Unholy Land by Lavie Tdihar

This is a story of layers, of successive revelations. I'm going to try to avoid spoiling those, but it's a danger. So if you hate all spoiling, you may want to go into this book cold.

Unholy Land was Lavie Tidhar's new novel for 2018, after Central Station and before By Force Alone. It looks like an alternate history at first glance, and is that. It's more than that, but, again, I don't want to spoil things, so I'll hint and nod rather than explain.

Lior Tirosh is a detective novelist, probably in his thirties. He's not unsuccessful - he has a career, a reasonably high-powered London literary agent, and fans across the globe - but his books are somewhat formulaic, not nearly as literary as he'd like to think they are, and not nearly as popular as he'd hope. He has a broken marriage behind him and one young son, Isaac, whose fate not quite clear as the novel begins.

Tirosh is flying from Berlin, where he lives, back to his homeland, to see his aged father. That homeland is the first SFnal element of the book: Tirosh was born in Palestina, a land the British Empire carved out of East Africa in the early 20th century as a new homeland for Jews. It's now some years later - maybe the modern day, maybe the end of the 20th century? - and Palestina is now trying to build a wall around itself, to close off the Disputed Territories, keep out terrorists, and assert its control. Otherwise, this world is similar to our own, though maybe with less genocide - WWII seems to have been smaller, mostly an imperial struggle between Germany and England that ended with Hitler's assassination. The big empires have been broken up, we think - but, it seems, later and/or slower than it happened in our world.

Tirosh is one of three main characters in the book, one of three viewpoints. Telling you much of anything about the other two would give everything away.
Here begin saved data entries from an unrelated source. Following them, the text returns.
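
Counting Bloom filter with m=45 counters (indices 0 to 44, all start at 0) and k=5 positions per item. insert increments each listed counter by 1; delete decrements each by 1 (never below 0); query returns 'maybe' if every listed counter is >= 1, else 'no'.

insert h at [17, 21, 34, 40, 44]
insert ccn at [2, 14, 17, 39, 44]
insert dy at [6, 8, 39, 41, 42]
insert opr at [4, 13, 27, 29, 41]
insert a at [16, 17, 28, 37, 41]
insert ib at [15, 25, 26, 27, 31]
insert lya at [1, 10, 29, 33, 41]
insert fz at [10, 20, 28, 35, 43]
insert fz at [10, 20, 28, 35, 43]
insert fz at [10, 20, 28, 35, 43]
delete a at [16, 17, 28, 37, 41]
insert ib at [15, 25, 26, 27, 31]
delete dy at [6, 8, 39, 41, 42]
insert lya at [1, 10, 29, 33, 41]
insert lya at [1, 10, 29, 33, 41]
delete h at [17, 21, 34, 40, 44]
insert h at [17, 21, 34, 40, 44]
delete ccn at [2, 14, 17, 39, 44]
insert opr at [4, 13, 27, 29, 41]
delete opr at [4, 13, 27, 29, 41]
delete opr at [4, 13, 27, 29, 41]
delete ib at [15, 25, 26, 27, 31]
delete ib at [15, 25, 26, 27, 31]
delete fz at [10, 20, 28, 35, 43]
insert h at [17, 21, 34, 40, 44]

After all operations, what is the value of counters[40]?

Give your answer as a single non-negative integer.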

Tirosh is seen in third person; the others each take first and second. And they are deeply tied to further SFnal ideas that bubble up in Unholy Land, as Tirosh lands in Ararat City and re-engages with the land of his birth and with the idea of a Jewish homeland. With all of the ideas of Jewish homelands, Palestina and Israel and others - all of the ways his people thought of finding a place for themselves, with and without shoving everyone else out.

Tirosh is obviously something of a stand-in for his author: their names are similar, their careers are similar. (I can't speak to their personal situations, though, from The Escapement, I think Tidhar also has a son, and that son may have had some serious illness.)
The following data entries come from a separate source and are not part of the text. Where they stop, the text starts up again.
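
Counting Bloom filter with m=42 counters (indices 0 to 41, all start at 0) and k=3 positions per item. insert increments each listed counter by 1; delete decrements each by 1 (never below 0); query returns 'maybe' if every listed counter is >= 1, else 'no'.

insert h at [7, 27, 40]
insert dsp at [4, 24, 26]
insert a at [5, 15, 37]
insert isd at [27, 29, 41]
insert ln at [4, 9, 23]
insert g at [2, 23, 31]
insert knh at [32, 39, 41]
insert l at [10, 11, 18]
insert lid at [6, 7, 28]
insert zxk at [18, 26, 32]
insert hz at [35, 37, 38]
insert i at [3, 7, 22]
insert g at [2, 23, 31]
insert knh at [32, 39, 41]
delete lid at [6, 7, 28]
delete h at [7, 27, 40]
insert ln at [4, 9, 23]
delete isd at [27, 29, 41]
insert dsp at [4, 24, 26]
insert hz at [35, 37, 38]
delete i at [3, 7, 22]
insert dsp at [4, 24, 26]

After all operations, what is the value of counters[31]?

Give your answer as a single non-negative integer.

Step 1: insert h at [7, 27, 40] -> counters=[0,0,0,0,0,0,0,1,0,0,0,0,0,0,0,0,0,0,0,0,0,0,0,0,0,0,0,1,0,0,0,0,0,0,0,0,0,0,0,0,1,0]
Step 2: insert dsp at [4, 24, 26] -> counters=[0,0,0,0,1,0,0,1,0,0,0,0,0,0,0,0,0,0,0,0,0,0,0,0,1,0,1,1,0,0,0,0,0,0,0,0,0,0,0,0,1,0]
Step 3: insert a at [5, 15, 37] -> counters=[0,0,0,0,1,1,0,1,0,0,0,0,0,0,0,1,0,0,0,0,0,0,0,0,1,0,1,1,0,0,0,0,0,0,0,0,0,1,0,0,1,0]
Step 4: insert isd at [27, 29, 41] -> counters=[0,0,0,0,1,1,0,1,0,0,0,0,0,0,0,1,0,0,0,0,0,0,0,0,1,0,1,2,0,1,0,0,0,0,0,0,0,1,0,0,1,1]
Step 5: insert ln at [4, 9, 23] -> counters=[0,0,0,0,2,1,0,1,0,1,0,0,0,0,0,1,0,0,0,0,0,0,0,1,1,0,1,2,0,1,0,0,0,0,0,0,0,1,0,0,1,1]
Step 6: insert g at [2, 23, 31] -> counters=[0,0,1,0,2,1,0,1,0,1,0,0,0,0,0,1,0,0,0,0,0,0,0,2,1,0,1,2,0,1,0,1,0,0,0,0,0,1,0,0,1,1]
Step 7: insert knh at [32, 39, 41] -> counters=[0,0,1,0,2,1,0,1,0,1,0,0,0,0,0,1,0,0,0,0,0,0,0,2,1,0,1,2,0,1,0,1,1,0,0,0,0,1,0,1,1,2]
Step 8: insert l at [10, 11, 18] -> counters=[0,0,1,0,2,1,0,1,0,1,1,1,0,0,0,1,0,0,1,0,0,0,0,2,1,0,1,2,0,1,0,1,1,0,0,0,0,1,0,1,1,2]
Step 9: insert lid at [6, 7, 28] -> counters=[0,0,1,0,2,1,1,2,0,1,1,1,0,0,0,1,0,0,1,0,0,0,0,2,1,0,1,2,1,1,0,1,1,0,0,0,0,1,0,1,1,2]
Step 10: insert zxk at [18, 26, 32] -> counters=[0,0,1,0,2,1,1,2,0,1,1,1,0,0,0,1,0,0,2,0,0,0,0,2,1,0,2,2,1,1,0,1,2,0,0,0,0,1,0,1,1,2]
Step 11: insert hz at [35, 37, 38] -> counters=[0,0,1,0,2,1,1,2,0,1,1,1,0,0,0,1,0,0,2,0,0,0,0,2,1,0,2,2,1,1,0,1,2,0,0,1,0,2,1,1,1,2]
Step 12: insert i at [3, 7, 22] -> counters=[0,0,1,1,2,1,1,3,0,1,1,1,0,0,0,1,0,0,2,0,0,0,1,2,1,0,2,2,1,1,0,1,2,0,0,1,0,2,1,1,1,2]
Step 13: insert g at [2, 23, 31] -> counters=[0,0,2,1,2,1,1,3,0,1,1,1,0,0,0,1,0,0,2,0,0,0,1,3,1,0,2,2,1,1,0,2,2,0,0,1,0,2,1,1,1,2]
Step 14: insert knh at [32, 39, 41] -> counters=[0,0,2,1,2,1,1,3,0,1,1,1,0,0,0,1,0,0,2,0,0,0,1,3,1,0,2,2,1,1,0,2,3,0,0,1,0,2,1,2,1,3]
Step 15: delete lid at [6, 7, 28] -> counters=[0,0,2,1,2,1,0,2,0,1,1,1,0,0,0,1,0,0,2,0,0,0,1,3,1,0,2,2,0,1,0,2,3,0,0,1,0,2,1,2,1,3]
Step 16: delete h at [7, 27, 40] -> counters=[0,0,2,1,2,1,0,1,0,1,1,1,0,0,0,1,0,0,2,0,0,0,1,3,1,0,2,1,0,1,0,2,3,0,0,1,0,2,1,2,0,3]
Step 17: insert ln at [4, 9, 23] -> counters=[0,0,2,1,3,1,0,1,0,2,1,1,0,0,0,1,0,0,2,0,0,0,1,4,1,0,2,1,0,1,0,2,3,0,0,1,0,2,1,2,0,3]
Step 18: delete isd at [27, 29, 41] -> counters=[0,0,2,1,3,1,0,1,0,2,1,1,0,0,0,1,0,0,2,0,0,0,1,4,1,0,2,0,0,0,0,2,3,0,0,1,0,2,1,2,0,2]
Step 19: insert dsp at [4, 24, 26] -> counters=[0,0,2,1,4,1,0,1,0,2,1,1,0,0,0,1,0,0,2,0,0,0,1,4,2,0,3,0,0,0,0,2,3,0,0,1,0,2,1,2,0,2]
Step 20: insert hz at [35, 37, 38] -> counters=[0,0,2,1,4,1,0,1,0,2,1,1,0,0,0,1,0,0,2,0,0,0,1,4,2,0,3,0,0,0,0,2,3,0,0,2,0,3,2,2,0,2]
Step 21: delete i at [3, 7, 22] -> counters=[0,0,2,0,4,1,0,0,0,2,1,1,0,0,0,1,0,0,2,0,0,0,0,4,2,0,3,0,0,0,0,2,3,0,0,2,0,3,2,2,0,2]
Step 22: insert dsp at [4, 24, 26] -> counters=[0,0,2,0,5,1,0,0,0,2,1,1,0,0,0,1,0,0,2,0,0,0,0,4,3,0,4,0,0,0,0,2,3,0,0,2,0,3,2,2,0,2]
Final counters=[0,0,2,0,5,1,0,0,0,2,1,1,0,0,0,1,0,0,2,0,0,0,0,4,3,0,4,0,0,0,0,2,3,0,0,2,0,3,2,2,0,2] -> counters[31]=2

Answer: 2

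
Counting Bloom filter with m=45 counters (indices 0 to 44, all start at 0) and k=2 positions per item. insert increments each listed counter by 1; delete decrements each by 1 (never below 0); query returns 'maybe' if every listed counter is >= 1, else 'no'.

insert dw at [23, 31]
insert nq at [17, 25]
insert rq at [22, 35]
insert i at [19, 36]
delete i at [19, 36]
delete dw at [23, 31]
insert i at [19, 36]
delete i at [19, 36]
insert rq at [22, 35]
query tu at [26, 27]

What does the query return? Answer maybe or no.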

Unholy Land gets more SFnal from that initial alt-history premise; the other viewpoints are deeply intertwined with a deeper plot with larger implications. Tirosh himself is something in the territory between bystander, vital witness, and catalyst - this all could possibly happen without him, but his being there makes it easier, maybe even inevitable.
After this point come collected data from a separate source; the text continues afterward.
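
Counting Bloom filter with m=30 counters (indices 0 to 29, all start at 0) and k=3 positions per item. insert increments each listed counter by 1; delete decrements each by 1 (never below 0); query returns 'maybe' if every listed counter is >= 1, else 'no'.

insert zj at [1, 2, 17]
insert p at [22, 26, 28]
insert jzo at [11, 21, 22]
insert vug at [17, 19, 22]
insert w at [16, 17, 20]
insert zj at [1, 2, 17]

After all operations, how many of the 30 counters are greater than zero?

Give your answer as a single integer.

Answer: 11

Derivation:
Step 1: insert zj at [1, 2, 17] -> counters=[0,1,1,0,0,0,0,0,0,0,0,0,0,0,0,0,0,1,0,0,0,0,0,0,0,0,0,0,0,0]
Step 2: insert p at [22, 26, 28] -> counters=[0,1,1,0,0,0,0,0,0,0,0,0,0,0,0,0,0,1,0,0,0,0,1,0,0,0,1,0,1,0]
Step 3: insert jzo at [11, 21, 22] -> counters=[0,1,1,0,0,0,0,0,0,0,0,1,0,0,0,0,0,1,0,0,0,1,2,0,0,0,1,0,1,0]
Step 4: insert vug at [17, 19, 22] -> counters=[0,1,1,0,0,0,0,0,0,0,0,1,0,0,0,0,0,2,0,1,0,1,3,0,0,0,1,0,1,0]
Step 5: insert w at [16, 17, 20] -> counters=[0,1,1,0,0,0,0,0,0,0,0,1,0,0,0,0,1,3,0,1,1,1,3,0,0,0,1,0,1,0]
Step 6: insert zj at [1, 2, 17] -> counters=[0,2,2,0,0,0,0,0,0,0,0,1,0,0,0,0,1,4,0,1,1,1,3,0,0,0,1,0,1,0]
Final counters=[0,2,2,0,0,0,0,0,0,0,0,1,0,0,0,0,1,4,0,1,1,1,3,0,0,0,1,0,1,0] -> 11 nonzero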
It all moves quicker and quicker, as the problems increase and the dangers heighten: there's plenty of violence and action and mystery, as Tirosh navigates a world less familiar than he expected and finds himself acting like one of his own characters.

Unholy Land raises big questions and grapples strongly with them, in the ways strong SFF can - making philosophical ideas real and graspable, things that people can fight over and shove societies into. I've been impressed by all of Tidhar's books I've read, and this was another thought-provoking, powerful, strongly written one.